Als Winston Churchill im Spätsommer 1946 Ferien in der kriegsverschonten Schweiz machte, überhäufte ihn die Bevölkerung mit Zuneigung und Geschenken. Die Begeisterung für den berühmten Gast, der als britischer Regierungschef den Widerstand gegen Hitler-Deutschland angeführt hatte, war der Berner Bundesregierung, die sich weit weniger heroisch durch die Kriegsjahre laviert hatte, nicht geheuer. Als man erfuhr, dass eine Rede in der Universität Zürich geplant war, stimmte man zähneknirschend zu:
"Es wurde uns ausdrücklich zugesichert, dass die Rede nicht politischer Natur ist, sondern im Wesentlichen eine Ermunterung der Jugend darstellt, für den Frieden und gegen den Krieg zusammenzuarbeiten."
"Eine Art Vereinigte Staaten von Europa errichten"
Vielleicht hoffte man in Bern tatsächlich, der im Vorjahr von den britischen Wählern abgewählte Kriegspremier werde sich auf wohlmeinende Ratschläge an die Jugend beschränken. Bei einem politischen Vollblut wie Churchill war dies aber unwahrscheinlich. Seit Monaten hatte Churchill angesichts des wachsenden sowjetischen Einflusses eine europapolitische Initiative vorbereitet, um den Kontinent aus der politischen Agonie zu reißen. Die Aula der Zürcher Universität wurde am 19. September 1946 durch Churchill zum weltpolitischen Forum:
"Wir müssen eine Art Vereinigte Staaten von Europa errichten. Nur auf diese Weise werden Hunderte von Millionen hart arbeitender Menschen in die Lage versetzt, jene einfachen Freuden und Hoffnungen wiederzuerhalten, die das Leben lebenswert machen (...) Ich sage Ihnen jetzt etwas, das Sie erstaunen wird. Der erste Schritt zu einer Neuschöpfung der europäischen Völkerfamilie muss eine Partnerschaft zwischen Frankreich und Deutschland sein. Nur so kann Frankreich seine moralische und kulturelle Führerrolle in Europa wiedererlangen."
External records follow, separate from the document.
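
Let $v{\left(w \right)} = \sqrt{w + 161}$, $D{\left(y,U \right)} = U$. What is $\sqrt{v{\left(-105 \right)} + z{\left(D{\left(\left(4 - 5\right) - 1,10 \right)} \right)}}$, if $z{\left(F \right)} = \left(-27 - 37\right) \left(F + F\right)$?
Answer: $\sqrt{-1280 + 2 \sqrt{14}} \approx 35.672 i$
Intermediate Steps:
$v{\left(w \right)} = \sqrt{161 + w}$
$z{\left(F \right)} = - 128 F$ ($z{\left(F \right)} = - 64 \cdot 2 F = - 128 F$)
$\sqrt{v{\left(-105 \right)} + z{\left(D{\left(\left(4 - 5\right) - 1,10 \right)} \right)}} = \sqrt{\sqrt{161 - 105} - 1280} = \sqrt{\sqrt{56} - 1280} = \sqrt{2 \sqrt{14} - 1280} = \sqrt{-1280 + 2 \sqrt{14}}$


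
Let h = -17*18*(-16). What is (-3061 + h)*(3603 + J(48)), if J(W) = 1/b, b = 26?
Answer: 171900965/26 ≈ 6.6116e+6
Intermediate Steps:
J(W) = 1/26
h = 4896 (h = -306*(-16) = 4896)
(-3061 + h)*(3603 + J(48)) = (-3061 + 4896)*(3603 + 1/26) = 1835*(93679/26) = 171900965/26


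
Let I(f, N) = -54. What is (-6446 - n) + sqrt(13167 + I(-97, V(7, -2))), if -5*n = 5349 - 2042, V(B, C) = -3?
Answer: -28923/5 + 3*sqrt(1457) ≈ -5670.1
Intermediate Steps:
n = -3307/5 (n = -(5349 - 2042)/5 = -1/5*3307 = -3307/5 ≈ -661.40)
(-6446 - n) + sqrt(13167 + I(-97, V(7, -2))) = (-6446 - 1*(-3307/5)) + sqrt(13167 - 54) = (-6446 + 3307/5) + sqrt(13113) = -28923/5 + 3*sqrt(1457)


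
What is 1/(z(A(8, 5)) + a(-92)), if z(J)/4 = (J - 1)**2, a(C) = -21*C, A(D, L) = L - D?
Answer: 1/1996 ≈ 0.00050100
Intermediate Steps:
z(J) = 4*(-1 + J)**2 (z(J) = 4*(J - 1)**2 = 4*(-1 + J)**2)
1/(z(A(8, 5)) + a(-92)) = 1/(4*(-1 + (5 - 1*8))**2 - 21*(-92)) = 1/(4*(-1 + (5 - 8))**2 + 1932) = 1/(4*(-1 - 3)**2 + 1932) = 1/(4*(-4)**2 + 1932) = 1/(4*16 + 1932) = 1/(64 + 1932) = 1/1996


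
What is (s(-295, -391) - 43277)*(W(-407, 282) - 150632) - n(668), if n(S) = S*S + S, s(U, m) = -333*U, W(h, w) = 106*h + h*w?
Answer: -16957627876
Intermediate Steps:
n(S) = S + S² (n(S) = S² + S = S + S²)
(s(-295, -391) - 43277)*(W(-407, 282) - 150632) - n(668) = (-333*(-295) - 43277)*(-407*(106 + 282) - 150632) - 668*(1 + 668) = (98235 - 43277)*(-407*388 - 150632) - 668*669 = 54958*(-157916 - 150632) - 1*446892 = 54958*(-308548) - 446892 = -16957180984 - 446892 = -16957627876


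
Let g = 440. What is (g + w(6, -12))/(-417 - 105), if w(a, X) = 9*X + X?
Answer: -160/261 ≈ -0.61303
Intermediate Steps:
w(a, X) = 10*X
(g + w(6, -12))/(-417 - 105) = (440 + 10*(-12))/(-417 - 105) = (440 - 120)/(-522) = 320*(-1/522) = -160/261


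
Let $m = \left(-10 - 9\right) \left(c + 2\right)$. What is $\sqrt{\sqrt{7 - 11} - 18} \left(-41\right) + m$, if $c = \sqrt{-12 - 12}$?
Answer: $-38 - 41 \sqrt{-18 + 2 i} - 38 i \sqrt{6} \approx -47.649 - 267.3 i$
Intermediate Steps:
$c = 2 i \sqrt{6}$ ($c = \sqrt{-24} = 2 i \sqrt{6} \approx 4.899 i$)
$m = -38 - 38 i \sqrt{6}$ ($m = \left(-10 - 9\right) \left(2 i \sqrt{6} + 2\right) = - 19 \left(2 + 2 i \sqrt{6}\right) = -38 - 38 i \sqrt{6} \approx -38.0 - 93.081 i$)
$\sqrt{\sqrt{7 - 11} - 18} \left(-41\right) + m = \sqrt{\sqrt{7 - 11} - 18} \left(-41\right) - \left(38 + 38 i \sqrt{6}\right) = \sqrt{\sqrt{-4} - 18} \left(-41\right) - \left(38 + 38 i \sqrt{6}\right) = \sqrt{2 i - 18} \left(-41\right) - \left(38 + 38 i \sqrt{6}\right) = \sqrt{-18 + 2 i} \left(-41\right) - \left(38 + 38 i \sqrt{6}\right) = - 41 \sqrt{-18 + 2 i} - \left(38 + 38 i \sqrt{6}\right) = -38 - 41 \sqrt{-18 + 2 i} - 38 i \sqrt{6}$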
Verhaltenes Echo in Frankreich
Trotz der angebotenen kontinentalen Führungsrolle reagierte man in Paris pikiert. Churchills Forderung nach einer Aussöhnung mit Deutschland war ein Jahr nach der Niederwerfung von Hitlers Militärmaschine eine Zumutung. Die eigentliche Sensation aber war das Eintreten Churchills für eine europäische Föderation. Der Vorsitzende der Paneuropa-Union, Graf Coudenhove-Kalergi, frohlockte:
"Die Wirkung dieser Rede war gewaltig. Plötzlich war die verschollene Paneuropa-Idee wieder in allen Leitartikeln, auf allen Zungen! Denn Churchill war kein Dichter, kein Philosoph, kein Träumer, kein Phantast, sondern der größte Realpolitiker des Jahrhunderts. Alle, die bislang heimlich und schüchtern die Einigung Europas erhofft hatten, wagten von nun an, öffentlich an Churchills Seite für diese Idee einzutreten."
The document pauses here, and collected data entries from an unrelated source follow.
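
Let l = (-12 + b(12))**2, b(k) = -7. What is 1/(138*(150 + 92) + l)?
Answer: 1/33757 ≈ 2.9623e-5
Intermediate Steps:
l = 361 (l = (-12 - 7)**2 = (-19)**2 = 361)
1/(138*(150 + 92) + l) = 1/(138*(150 + 92) + 361) = 1/(138*242 + 361) = 1/(33396 + 361) = 1/33757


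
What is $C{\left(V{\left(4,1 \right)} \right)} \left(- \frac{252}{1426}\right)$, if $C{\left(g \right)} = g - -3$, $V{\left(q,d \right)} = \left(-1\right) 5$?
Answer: $\frac{252}{713} \approx 0.35344$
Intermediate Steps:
$V{\left(q,d \right)} = -5$
$C{\left(g \right)} = 3 + g$ ($C{\left(g \right)} = g + 3 = 3 + g$)
$C{\left(V{\left(4,1 \right)} \right)} \left(- \frac{252}{1426}\right) = \left(3 - 5\right) \left(- \frac{252}{1426}\right) = - 2 \left(\left(-252\right) \frac{1}{1426}\right) = \left(-2\right) \left(- \frac{126}{713}\right) = \frac{252}{713}$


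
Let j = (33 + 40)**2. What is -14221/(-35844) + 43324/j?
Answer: 1628689165/191012676 ≈ 8.5266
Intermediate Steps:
j = 5329 (j = 73**2 = 5329)
-14221/(-35844) + 43324/j = -14221/(-35844) + 43324/5329 = -14221*(-1/35844) + 43324*(1/5329) = 14221/35844 + 43324/5329 = 1628689165/191012676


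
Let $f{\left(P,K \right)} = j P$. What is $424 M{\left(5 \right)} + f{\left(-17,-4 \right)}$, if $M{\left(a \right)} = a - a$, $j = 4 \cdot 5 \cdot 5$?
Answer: $-1700$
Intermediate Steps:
$j = 100$ ($j = 20 \cdot 5 = 100$)
$f{\left(P,K \right)} = 100 P$
$M{\left(a \right)} = 0$
$424 M{\left(5 \right)} + f{\left(-17,-4 \right)} = 424 \cdot 0 + 100 \left(-17\right) = 0 - 1700 = -1700$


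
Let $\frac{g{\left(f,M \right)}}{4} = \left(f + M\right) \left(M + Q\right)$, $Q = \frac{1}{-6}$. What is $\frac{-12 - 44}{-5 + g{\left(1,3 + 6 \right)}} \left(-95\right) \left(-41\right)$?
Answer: $- \frac{6888}{11} \approx -626.18$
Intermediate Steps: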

Wie Churchill die Europa-Idee umpolte
Vor allem wurde durch Churchills Rede wegen ihrer antikommunistischen Stoßrichtung der Gedanke einer Europäischen Union, der bis dahin eher bei der politischen Linken heimisch gewesen war, in bürgerlich-konservativen und christlichen Kreisen hoffähig. Die Idee der europäischen Einigung als Voraussetzung für Demokratie und Wohlstand in Europa war nun auf der Tagesordnung, zumal sie bald kräftig von den USA unterstützt wurde.
Macht Europa wieder groß - aber ohne uns
Churchill wurde zur Ikone der Europabewegung. Doch als er 1951 wieder in die Downing Street einzog und die deutsch-französische Verständigung Formen annahm, waren viele enttäuscht, dass Großbritannien sich abseits hielt. Dabei hatte Churchill schon 1930 klargestellt, dass das Vereinigte Königreich selbst einer Europäischen Föderation nicht angehören sollte: "Wir stehen zu Europa, gehören aber nicht dazu; wir gehören zu keinem einzelnen Kontinent, sondern zu allen."
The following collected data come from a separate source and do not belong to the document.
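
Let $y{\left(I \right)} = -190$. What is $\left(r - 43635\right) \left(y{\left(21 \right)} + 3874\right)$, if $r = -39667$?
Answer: $-306884568$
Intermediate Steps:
$\left(r - 43635\right) \left(y{\left(21 \right)} + 3874\right) = \left(-39667 - 43635\right) \left(-190 + 3874\right) = \left(-83302\right) 3684 = -306884568$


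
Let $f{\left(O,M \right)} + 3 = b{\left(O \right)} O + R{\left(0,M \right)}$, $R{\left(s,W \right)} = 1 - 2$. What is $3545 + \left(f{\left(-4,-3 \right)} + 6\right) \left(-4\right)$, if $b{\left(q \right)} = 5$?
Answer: $3617$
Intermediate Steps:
$R{\left(s,W \right)} = -1$ ($R{\left(s,W \right)} = 1 - 2 = -1$)
$f{\left(O,M \right)} = -4 + 5 O$ ($f{\left(O,M \right)} = -3 + \left(5 O - 1\right) = -3 + \left(-1 + 5 O\right) = -4 + 5 O$)
$3545 + \left(f{\left(-4,-3 \right)} + 6\right) \left(-4\right) = 3545 + \left(\left(-4 + 5 \left(-4\right)\right) + 6\right) \left(-4\right) = 3545 + \left(\left(-4 - 20\right) + 6\right) \left(-4\right) = 3545 + \left(-24 + 6\right) \left(-4\right) = 3545 - -72 = 3545 + 72 = 3617$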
Die europäische Einigung hatte in Churchills Augen vor allem den Zweck, alle Kraft Großbritanniens auf den Erhalt des Empire konzentrieren zu können. Die Illusion einer eigenen weltpolitischen Rolle Großbritanniens zwischen den USA und Europa erwies sich später als Churchills größte politische Fehleinschätzung. Großbritannien hinterließ er damit eine schwere Hypothek, doch Europa hat Churchill mit seiner Zürcher Rede einen Dienst erwiesen.